Usina de Justicia, la Asociación Civil por los Derechos de las Víctimas, reclamó que el próximo Defensor General de la Nación tenga una perspectiva de víctima y produzca un cambio profundo en el paradigma personal y de gestión de la defensa pública, al advertir que actualmente “toda la estructura del Estado (recursos humanos y financieros) solo se ocupa de defender a los delincuentes y no a las víctimas”.
“Desde Usina de Justicia, supliendo la responsabilidad del Estado en nombre de las cientos de víctimas que acompañamos, exigimos que el próximo defensor público de la Nación cumpla con el mandato de la ley y haga justicia”, plantearon desde la organización que preside Diana Cohen Agrest.
El planteo está dirigido al proceso de designación del nuevo titular del organismo, que deberá ser propuesto por el Poder Ejecutivo y aprobado por el Senado para asumir el cargo a partir del 1° de febrero de 2026. En ese marco, Usina de Justicia sostuvo que “es necesario que el perfil personal y de gestión del nuevo defensor público de la Nación cumpla con el mandato de la ley y haga justicia con las víctimas”.
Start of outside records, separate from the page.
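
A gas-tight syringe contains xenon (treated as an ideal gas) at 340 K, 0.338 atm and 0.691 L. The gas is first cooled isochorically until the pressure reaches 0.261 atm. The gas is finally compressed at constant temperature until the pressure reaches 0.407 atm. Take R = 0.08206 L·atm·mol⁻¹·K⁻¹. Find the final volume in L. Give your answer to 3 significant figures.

V₃ ≈ 0.443 L

Isochoric, so P/T is constant: V₂ = V₁; T₂ = T₁·(P₂/P₁) = 262.5 K.
Isothermal, so P V is constant: T₃ = T₂; V₃ = V₂·(P₂/P₃) = 0.4431 L.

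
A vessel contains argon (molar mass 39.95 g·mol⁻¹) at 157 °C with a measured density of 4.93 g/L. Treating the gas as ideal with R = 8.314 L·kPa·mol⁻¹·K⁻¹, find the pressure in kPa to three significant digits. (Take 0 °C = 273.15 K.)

ρ = PM/(RT) ⇒ P = ρRT/M = (4.93 × 8.314 × 430.1) / 39.95

P ≈ 441 kPa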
Entre los puntos centrales del reclamo, la entidad consideró “imperiosa la inmediata designación de defensores públicos de víctimas en todas las jurisdicciones pendientes hasta equiparar la cobertura de las defensorías penales”, junto con “una reasignación presupuestaria urgente que refleje el mandato legal”.
También reclamó “un plan de fortalecimiento institucional que incluya la creación de unidades especializadas y la contratación de personal idóneo hasta alcanzar una planta equivalente a la de la defensa penal, junto con un informe que transparente la ejecución de los fondos”.
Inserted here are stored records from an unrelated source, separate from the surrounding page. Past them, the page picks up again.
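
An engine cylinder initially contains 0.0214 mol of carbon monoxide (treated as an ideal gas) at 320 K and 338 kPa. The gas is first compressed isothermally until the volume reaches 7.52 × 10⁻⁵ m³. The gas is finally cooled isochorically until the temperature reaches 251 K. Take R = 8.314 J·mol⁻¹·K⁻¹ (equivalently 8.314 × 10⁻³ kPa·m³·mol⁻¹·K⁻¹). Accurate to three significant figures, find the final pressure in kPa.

From PV = nRT: V₁ = nRT₁/P₁ = 0.0001684 m³.
Isothermal, so P V is constant: T₂ = T₁; P₂ = P₁·(V₁/V₂) = 757.1 kPa.
Isochoric, so P/T is constant: V₃ = V₂; P₃ = P₂·(T₃/T₂) = 593.9 kPa.

P₃ ≈ 594 kPa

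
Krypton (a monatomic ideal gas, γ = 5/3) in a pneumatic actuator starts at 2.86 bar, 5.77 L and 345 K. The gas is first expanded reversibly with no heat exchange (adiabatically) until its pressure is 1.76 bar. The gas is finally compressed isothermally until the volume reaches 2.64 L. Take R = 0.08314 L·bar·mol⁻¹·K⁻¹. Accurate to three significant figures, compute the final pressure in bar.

Adiabatic (γ = 5/3), T V^(γ−1) and P V^γ constant: T₂ = T₁·(P₂/P₁)^((γ−1)/γ) = 284.1 K; V₂ = V₁·(P₁/P₂)^(1/γ) = 7.721 L.
T constant ⇒ Boyle's law P V = const: T₃ = T₂; P₃ = P₂·(V₂/V₃) = 5.148 bar.

P₃ ≈ 5.15 bar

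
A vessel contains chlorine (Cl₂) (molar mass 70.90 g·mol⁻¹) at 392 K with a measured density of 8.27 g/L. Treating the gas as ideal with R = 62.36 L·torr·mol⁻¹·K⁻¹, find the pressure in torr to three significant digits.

P ≈ 2.85e+03 torr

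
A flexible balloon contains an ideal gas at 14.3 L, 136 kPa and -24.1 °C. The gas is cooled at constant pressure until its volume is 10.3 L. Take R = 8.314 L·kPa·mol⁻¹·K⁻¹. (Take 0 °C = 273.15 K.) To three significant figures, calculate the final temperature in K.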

Además, advirtió, que “la justicia no puede reducirse a una aristocracia procesal donde una parte lo tiene todo y la otra mendiga atención”, y remarcó que “si el principio rector es ‘dar a cada uno lo suyo’, resulta intolerable que el sistema siga financiando la impunidad mientras condena a la víctima al destierro institucional”.
“No se trata meramente de equilibrar planillas de Excel, sino de restaurar la ética pública: mientras el Estado blinde al victimario y abandone al doliente, seguiremos atrapados en la lógica perversa de un Reino del Revés”, sostuvieron.
Finalmente, la organización concluyó que “es hora de que la balanza, oxidada por la desidia, vuelva, por fin, a pesar igual para todos”.